Pleading an Affirmative Defense Can Waive the Attorney-Client Privilege

December 17, 2003

An “express” waiver of the attorney-client privilege can often result from a client’s (or a lawyer’s) disclosure of privileged communications. The more frightening type of waiver (called an “implied” waiver) can occur without the actual sharing of any privileged communications (and thus is more likely to occur without the client or lawyer recognizing it).
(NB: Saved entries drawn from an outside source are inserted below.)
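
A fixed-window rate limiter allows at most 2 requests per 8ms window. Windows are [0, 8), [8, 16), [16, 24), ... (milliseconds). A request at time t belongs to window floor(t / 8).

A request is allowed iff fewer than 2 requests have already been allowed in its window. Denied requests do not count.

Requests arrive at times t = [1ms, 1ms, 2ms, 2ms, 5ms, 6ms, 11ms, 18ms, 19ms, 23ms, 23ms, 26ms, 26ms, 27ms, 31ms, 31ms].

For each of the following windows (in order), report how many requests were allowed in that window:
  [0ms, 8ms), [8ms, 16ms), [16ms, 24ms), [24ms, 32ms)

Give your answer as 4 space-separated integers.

Processing requests:
  req#1 t=1ms (window 0): ALLOW
  req#2 t=1ms (window 0): ALLOW
  req#3 t=2ms (window 0): DENY
  req#4 t=2ms (window 0): DENY
  req#5 t=5ms (window 0): DENY
  req#6 t=6ms (window 0): DENY
  req#7 t=11ms (window 1): ALLOW
  req#8 t=18ms (window 2): ALLOW
  req#9 t=19ms (window 2): ALLOW
  req#10 t=23ms (window 2): DENY
  req#11 t=23ms (window 2): DENY
  req#12 t=26ms (window 3): ALLOW
  req#13 t=26ms (window 3): ALLOW
  req#14 t=27ms (window 3): DENY
  req#15 t=31ms (window 3): DENY
  req#16 t=31ms (window 3): DENY

Allowed counts by window: 2 1 2 2

Answer: 2 1 2 2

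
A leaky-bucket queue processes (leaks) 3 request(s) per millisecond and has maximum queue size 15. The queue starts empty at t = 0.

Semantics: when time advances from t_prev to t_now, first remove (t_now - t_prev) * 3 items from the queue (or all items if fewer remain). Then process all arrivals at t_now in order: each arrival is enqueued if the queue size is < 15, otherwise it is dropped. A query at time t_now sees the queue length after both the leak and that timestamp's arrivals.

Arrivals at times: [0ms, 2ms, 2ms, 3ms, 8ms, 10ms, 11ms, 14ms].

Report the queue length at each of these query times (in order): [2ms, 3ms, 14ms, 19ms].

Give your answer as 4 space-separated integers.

Queue lengths at query times:
  query t=2ms: backlog = 2
  query t=3ms: backlog = 1
  query t=14ms: backlog = 1
  query t=19ms: backlog = 0

Answer: 2 1 1 0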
In In re G-I Holdings Inc., Ch. 11/Civ. No. 02-03082(WGB), 2003 U.S. Dist LEXIS 13901 (D. N.J. July 17, 2003), G-I and other debtors were involved in a tax dispute with the IRS. They hoped to avoid a penalty under federal law by arguing that they acted in “good faith” and “had reasonable cause” for their failure to pay taxes. Id. at *4. They sought to bifurcate the trial so that they could avoid any privilege waiver that would be caused by asserting such a defense during the liability phase, and risk a waiver only if they had to litigate the penalty. The court denied the bifurcation, finding that the debtors’ assertion of the affirmative defense caused a waiver that extended beyond just the penalty phase, and covered the entire transaction at issue and “subsequent events.” Id. at *37. Interestingly, the debtors’ only specific reference to their “good faith” reliance on legal advice appears to have been one sentence in their response to a government interrogatory, which mentioned their consultation with “outside legal counsel” (and which did not reveal the substance of any conversations during the consultation). Id. at *13.

Lawyers should remember that their affirmative injection into any litigation of such concepts as “good faith” or “reasonable cause” might create an implied waiver on the entire subject matter of the litigation.